Just a year ago, he had been hoping to become an engineer and worried about his grades, according to Sanjaya Lamichhane, who was on the wrestling team with Tsarnaev in high school and also attended college with him before transferring.
In the weeks before the bombing, however, Tsarnaev was apparently declaring that he no longer cared about his schoolwork. Lamichhane said that after Tsarnaev emerged as a suspect in the bombing, a mutual friend from the University of Massachusetts recounted his last conversation with Tsarnaev, two weeks before the marathon.
Tsarnaev had told their friend: “God is all that matters. It doesn’t matter about school and engineering,” Lamichhane said. “He said, ‘When it comes to school and being an engineer, you can cheat easily, but when it comes to going to heaven you can’t cheat.’”
Payack, the wrestling coach, has run 12 Boston Marathons. His love of the race is a given among his wrestlers.
Early this year, Tsarnaev unexpectedly returned to his high school, wrestling shoes in hand, to grapple with the team.
“We’re all laughing; everyone’s pulling his hair and saying, ‘You ought to do cornrows,’” Payack said. “Eight weeks later, he blows up the marathon. Why would he embrace us if he wants to blow us up?”
On April 15, Payack was more than a block from the finish line, hurrying to watch his son complete the race when the first bomb went off. He still has difficulty hearing in one ear.
One night, exactly one month before that, Tsarnaev appeared at Umarov’s home in Chelsea, not far from Cambridge, with a friend. They carried a load of fireworks.
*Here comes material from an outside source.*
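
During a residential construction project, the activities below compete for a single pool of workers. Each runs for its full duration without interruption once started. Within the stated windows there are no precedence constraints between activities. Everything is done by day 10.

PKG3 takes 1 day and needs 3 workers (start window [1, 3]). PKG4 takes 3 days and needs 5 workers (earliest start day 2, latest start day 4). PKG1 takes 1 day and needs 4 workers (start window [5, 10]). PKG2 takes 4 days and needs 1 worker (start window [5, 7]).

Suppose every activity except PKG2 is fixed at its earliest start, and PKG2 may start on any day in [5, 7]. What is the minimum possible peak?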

The three chatted about college over burgers at a Five Guys restaurant and then headed for Admiral’s Hill, a former Navy barracks on the waterfront, to set off the fireworks: pinwheels, Roman candles and other largely innocuous types.
Then they went home. “That’s the last time I saw Dzhokhar,” Umarov said.
The afternoon of April 15, Tsarnaev’s other Chechen friend Mazaev received a text message from him. The marathon had been bombed, and the city was in chaos.
“Yo buddy are yu ok man?” Tsarnaev asked.
“Two bombs went off,” Mazaev replied. “People losing limbs.”
“Yeah man we good mashallah,” Tsarnaev wrote back, using an Arabic phrase often spoken upon hearing good news. “I automatically thought of yu man Boston and what not.”
Mazaev replied, “It’s crazy I was bouta go watch that with friends but slept through it today.”
The response: “Alrighty man stay safe my man, keep in touch.”
Four days later, with Tamerlan dead and Dzhokhar on the run, Mazaev tapped out another message on his iPhone: “Jahar man if u can read this just turn urself in for the sake of ur parents. Ull be so much safer there’s no reason for all of this just do it for everyone’s sake,” it read in part. “DON’T MAKE IT ANY WORSE.”